Erste eingetragene queere Vereine
Anfang der 80er-Jahre des letzten Jahrhunderts: In ganz Deutschland beantragen Schwulengruppen und Homosexuelleninitiativen verstärkt die Eintragung in die amtlichen Vereinsregister. Auch Fliederlich, 1978 zunächst als Schwulengruppe gegründet, erhält 1981 den Bescheid über die erfolgreiche Eintragung in das Vereinsregister beim Amtsgericht Nürnberg und tritt seither als Fliederlich e. V. auf.
Was in Nürnberg und andernorts problemlos gelingt, stößt im oberbayerischen Ingolstadt auf unerwartete Widerstände. Die Folge: Ein überregional beachteter Skandal, in dem auch damalige Fliederlich-Aktivisten involviert waren.
Ein amtlicher Kämpfer für Sitte und Moral
1980 hatte sich mit dem „Verein sexuell Gleichgesinnter Ingolstadt (VSG)“ eine neue Gruppe gegründet. Um Rechtsfähigkeit zu erlangen, beantragte sie sogleich die Eintragung in das Vereinsregister beim Amtsgericht Ingolstadt. Vorgelegt wurde dazu die Vereinssatzung, gleichlautend verfasst wie jene des schon bestehenden VSG München. Doch während die Eintragung in München gelungen war, erhielten die Ingolstädter schon nach wenigen Wochen einen Ablehnungsbescheid.

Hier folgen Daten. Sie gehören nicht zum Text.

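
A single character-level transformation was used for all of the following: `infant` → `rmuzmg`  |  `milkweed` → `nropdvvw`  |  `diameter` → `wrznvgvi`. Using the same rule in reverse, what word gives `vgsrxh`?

Each letter is replaced by its mirror in the alphabet: a↔z, b↔y, c↔x, and so on (the Atbash cipher).
Decoding vgsrxh: v↔e, g↔t, s↔h, r↔i, x↔c, h↔s.

ethics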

Ein Bescheid, der es in sich hatte: In seinen Ablehnungsbegründungen sah sich der zuständige Rechtspfleger am Amtsgericht Ingolstadt dazu berufen, das abendländische Fähnchen von Moral und Anstand ganz hoch zu halten. So könne es für ihn homosexuelle Vereine schon allein deshalb nicht geben, weil es sich nach Einschätzung „in den weitesten Kreisen der Bevölkerung“ bei gleichgeschlechtlicher Betätigung tatsächlich um „eine Abartigkeit handelt.“ Denn Sexualität sei, so der brave Rechtspfleger weiter, „ein Instrument der Fruchtbarkeit und dient der Erhaltung des Menschengeschlechtes; gleichgeschlechtliches Tun ist stets zur Unfruchtbarkeit verurteilt, ist wider der menschlichen Natur und widerstrebt gesundem natürlichen Empfinden.“ So die damalige Argumentation.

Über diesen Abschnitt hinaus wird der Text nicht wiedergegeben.